We have developed two lambda functions in python as below:
Lambda function for RDS write - This function parses .csv files uploaded on S3 and write to AWS Aurora db. File processing logs are dumped in cloudwatch.
Lambda function subscribed to cloudwatch group created from 1st lambda function that writes to RDS - It gets triggered every time new logs are added to RDS write lambda log group.
We are having issue with 2nd lambda function that is subscribed to cloudwatch group. It is parsing cloudwatch logs correctly most of the time but in some cases, we noticed that lambda function gets triggered even before 1st lambda function completes writing all logs to log group. 2nd lambda function gets triggered multiple times for single execution of 1st lambda function and every execution gets part of log group data for parsing.
Above behavior is non consistent and most of time 2nd lambda function gets executed once for every execution of 1st lambda function.

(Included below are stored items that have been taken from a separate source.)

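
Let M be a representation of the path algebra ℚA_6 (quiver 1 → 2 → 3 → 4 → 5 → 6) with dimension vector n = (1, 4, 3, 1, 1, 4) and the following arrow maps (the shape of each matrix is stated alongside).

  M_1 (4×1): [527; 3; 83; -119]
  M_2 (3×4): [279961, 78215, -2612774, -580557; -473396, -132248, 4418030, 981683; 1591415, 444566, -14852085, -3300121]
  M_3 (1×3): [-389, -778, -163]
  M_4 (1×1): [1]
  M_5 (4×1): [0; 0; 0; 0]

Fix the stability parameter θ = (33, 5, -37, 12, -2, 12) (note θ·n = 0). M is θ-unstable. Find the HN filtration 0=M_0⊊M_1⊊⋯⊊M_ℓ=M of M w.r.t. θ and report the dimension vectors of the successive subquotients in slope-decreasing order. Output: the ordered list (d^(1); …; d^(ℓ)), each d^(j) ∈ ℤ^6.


Barcode: M ≅ I[1,5], I[2,2], I[2,3]^2, I[6,6]^4. HN layers by μ_θ (4 steps, strictly decreasing):
  μ^(1)=12; μ^(2)=5; μ^(3)=1/3; μ^(4)=-16

((0, 0, 0, 0, 0, 4); (0, 1, 0, 1, 1, 0); (1, 1, 1, 0, 0, 0); (0, 2, 2, 0, 0, 0))


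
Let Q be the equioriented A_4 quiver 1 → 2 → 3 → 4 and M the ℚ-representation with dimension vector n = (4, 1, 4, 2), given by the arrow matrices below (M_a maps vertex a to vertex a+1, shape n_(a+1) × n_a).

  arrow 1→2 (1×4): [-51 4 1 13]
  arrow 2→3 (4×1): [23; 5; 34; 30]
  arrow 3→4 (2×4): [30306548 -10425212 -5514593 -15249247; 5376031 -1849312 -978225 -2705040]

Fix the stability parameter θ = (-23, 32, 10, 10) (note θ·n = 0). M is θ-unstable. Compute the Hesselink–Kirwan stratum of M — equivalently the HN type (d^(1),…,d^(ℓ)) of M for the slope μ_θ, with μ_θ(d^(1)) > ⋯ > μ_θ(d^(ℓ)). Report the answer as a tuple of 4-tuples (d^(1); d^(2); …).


Barcode: M ≅ I[1,1]^3, I[1,4], I[3,3]^2, I[3,4]. HN layers by μ_θ (3 steps, strictly decreasing):
  μ^(1)=52/3; μ^(2)=10; μ^(3)=-23

((0, 1, 1, 1); (0, 0, 3, 1); (4, 0, 0, 0))


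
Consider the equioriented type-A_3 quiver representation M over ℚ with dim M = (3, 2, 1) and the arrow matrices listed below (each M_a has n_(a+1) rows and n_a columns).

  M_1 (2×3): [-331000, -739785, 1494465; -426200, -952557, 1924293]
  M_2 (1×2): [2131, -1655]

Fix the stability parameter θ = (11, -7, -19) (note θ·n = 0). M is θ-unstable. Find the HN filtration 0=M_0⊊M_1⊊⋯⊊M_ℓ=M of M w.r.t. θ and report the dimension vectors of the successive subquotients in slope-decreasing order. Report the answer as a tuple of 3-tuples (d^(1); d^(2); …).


Via rank(M_{q-1}∘⋯∘M_p): M ≅ I[1,1]^2, I[1,2], I[2,3].
μ_θ-semistable layers: μ^(1)=11; μ^(2)=2; μ^(3)=-13

((2, 0, 0); (1, 1, 0); (0, 1, 1))


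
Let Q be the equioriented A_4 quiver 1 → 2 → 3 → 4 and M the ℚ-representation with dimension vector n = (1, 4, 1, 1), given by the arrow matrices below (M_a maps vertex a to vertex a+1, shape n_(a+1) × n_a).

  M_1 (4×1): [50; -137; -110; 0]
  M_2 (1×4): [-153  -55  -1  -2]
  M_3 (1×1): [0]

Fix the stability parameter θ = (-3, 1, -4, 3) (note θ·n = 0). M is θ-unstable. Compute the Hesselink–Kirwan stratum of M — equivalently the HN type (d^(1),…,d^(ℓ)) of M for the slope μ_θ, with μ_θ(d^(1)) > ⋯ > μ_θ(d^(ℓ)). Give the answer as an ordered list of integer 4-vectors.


Interval decomposition of M: I[1,3], I[2,2]^3, I[4,4].
HN type (ℓ=4): μ^(1)=3; μ^(2)=1; μ^(3)=-3/2; μ^(4)=-3

((0, 0, 0, 1); (0, 3, 0, 0); (0, 1, 1, 0); (1, 0, 0, 0))


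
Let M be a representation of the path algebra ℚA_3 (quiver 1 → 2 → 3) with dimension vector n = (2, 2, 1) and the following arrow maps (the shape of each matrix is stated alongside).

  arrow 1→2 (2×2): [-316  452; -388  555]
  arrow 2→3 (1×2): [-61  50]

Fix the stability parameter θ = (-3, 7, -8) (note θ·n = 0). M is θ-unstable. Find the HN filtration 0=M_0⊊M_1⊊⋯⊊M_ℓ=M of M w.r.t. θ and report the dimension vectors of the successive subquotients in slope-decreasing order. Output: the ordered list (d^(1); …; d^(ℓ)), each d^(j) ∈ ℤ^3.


Via rank(M_{q-1}∘⋯∘M_p): M ≅ I[1,2], I[1,3].
μ_θ-semistable layers: μ^(1)=7; μ^(2)=-1/2; μ^(3)=-3

((0, 1, 0); (0, 1, 1); (2, 0, 0))


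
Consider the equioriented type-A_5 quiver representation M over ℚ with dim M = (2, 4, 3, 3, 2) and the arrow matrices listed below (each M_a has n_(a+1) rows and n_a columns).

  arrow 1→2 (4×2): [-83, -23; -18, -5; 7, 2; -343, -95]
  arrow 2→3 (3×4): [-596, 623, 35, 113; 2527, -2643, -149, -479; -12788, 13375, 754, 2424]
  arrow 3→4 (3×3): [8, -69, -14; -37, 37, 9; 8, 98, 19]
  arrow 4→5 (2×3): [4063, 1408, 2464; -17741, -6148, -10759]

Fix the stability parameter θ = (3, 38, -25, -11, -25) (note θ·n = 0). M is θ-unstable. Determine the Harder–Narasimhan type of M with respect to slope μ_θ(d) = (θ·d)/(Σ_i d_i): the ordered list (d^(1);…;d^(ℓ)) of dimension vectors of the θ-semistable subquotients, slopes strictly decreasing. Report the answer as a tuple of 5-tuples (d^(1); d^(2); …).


Via rank(M_{q-1}∘⋯∘M_p): M ≅ I[1,5]^2, I[2,2], I[2,4].
μ_θ-semistable layers: μ^(1)=38; μ^(2)=2/3; μ^(3)=-4

((0, 1, 0, 0, 0); (0, 1, 1, 1, 0); (2, 2, 2, 2, 2))


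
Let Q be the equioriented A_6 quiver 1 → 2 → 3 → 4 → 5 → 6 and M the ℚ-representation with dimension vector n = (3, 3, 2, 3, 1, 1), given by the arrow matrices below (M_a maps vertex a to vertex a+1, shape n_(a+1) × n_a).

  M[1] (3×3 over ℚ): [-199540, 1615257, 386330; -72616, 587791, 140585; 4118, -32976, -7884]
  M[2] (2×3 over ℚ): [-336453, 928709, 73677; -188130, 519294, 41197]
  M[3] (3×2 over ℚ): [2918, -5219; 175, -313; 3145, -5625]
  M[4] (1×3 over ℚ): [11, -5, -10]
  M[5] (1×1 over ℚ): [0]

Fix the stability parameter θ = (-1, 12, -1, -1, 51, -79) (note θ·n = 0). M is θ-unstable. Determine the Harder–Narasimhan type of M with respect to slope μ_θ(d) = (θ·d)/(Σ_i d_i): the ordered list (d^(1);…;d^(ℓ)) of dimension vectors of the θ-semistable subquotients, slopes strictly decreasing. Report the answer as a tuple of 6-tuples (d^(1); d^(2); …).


Barcode: M ≅ I[1,2], I[1,4], I[1,5], I[4,4], I[6,6]. HN layers by μ_θ (5 steps, strictly decreasing):
  μ^(1)=51; μ^(2)=12; μ^(3)=10/3; μ^(4)=-1; μ^(5)=-79

((0, 0, 0, 0, 1, 0); (0, 1, 0, 0, 0, 0); (0, 2, 2, 2, 0, 0); (3, 0, 0, 1, 0, 0); (0, 0, 0, 0, 0, 1))


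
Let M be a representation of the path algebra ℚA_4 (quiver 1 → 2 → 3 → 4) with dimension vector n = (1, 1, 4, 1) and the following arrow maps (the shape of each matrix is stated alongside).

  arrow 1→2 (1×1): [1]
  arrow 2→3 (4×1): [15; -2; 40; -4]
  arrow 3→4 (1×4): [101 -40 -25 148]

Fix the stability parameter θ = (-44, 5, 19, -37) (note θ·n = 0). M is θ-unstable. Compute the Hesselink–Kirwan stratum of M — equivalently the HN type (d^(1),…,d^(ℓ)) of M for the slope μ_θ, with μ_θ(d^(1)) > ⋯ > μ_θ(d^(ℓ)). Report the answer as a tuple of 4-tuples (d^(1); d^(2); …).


Barcode: M ≅ I[1,4], I[3,3]^3. HN layers by μ_θ (3 steps, strictly decreasing):
  μ^(1)=19; μ^(2)=-13/3; μ^(3)=-44

((0, 0, 3, 0); (0, 1, 1, 1); (1, 0, 0, 0))


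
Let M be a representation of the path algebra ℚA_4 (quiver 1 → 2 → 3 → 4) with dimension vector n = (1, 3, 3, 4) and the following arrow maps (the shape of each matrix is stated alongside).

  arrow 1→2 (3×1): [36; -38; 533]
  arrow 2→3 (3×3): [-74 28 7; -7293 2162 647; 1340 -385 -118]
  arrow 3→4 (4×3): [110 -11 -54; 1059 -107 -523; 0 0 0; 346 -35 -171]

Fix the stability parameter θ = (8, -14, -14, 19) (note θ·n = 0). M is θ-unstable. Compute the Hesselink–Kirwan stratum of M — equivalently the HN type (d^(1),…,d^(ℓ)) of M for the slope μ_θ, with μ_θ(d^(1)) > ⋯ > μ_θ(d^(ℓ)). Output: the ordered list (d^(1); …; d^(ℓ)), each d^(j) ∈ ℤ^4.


Via rank(M_{q-1}∘⋯∘M_p): M ≅ I[1,4], I[2,4]^2, I[4,4].
μ_θ-semistable layers: μ^(1)=19; μ^(2)=-20/3; μ^(3)=-14

((0, 0, 0, 4); (1, 1, 1, 0); (0, 2, 2, 0))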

I have below code for collecting log streams
def lambda_handler(event, context):
print(f'Logging Event: {event}')
print(f"Awslog: {event['awslogs']}")
cw_data = event['awslogs']['data']
print(f'data: {cw_data}')
print(f'type: {type(cw_data)}')
compressed_payload = base64.b64decode(cw_data)
uncompressed_payload = gzip.decompress(compressed_payload)
payload = json.loads(uncompressed_payload)
messagelst=[]
for log_event in payload:
data_log=json.loads(json.dumps(log_event))
messagelst.append(re.split(r'\t',data_log['message'])
messagelst collects complete log for parsing and send to parser function. We noticed that parser function sometimes does not get complete log data.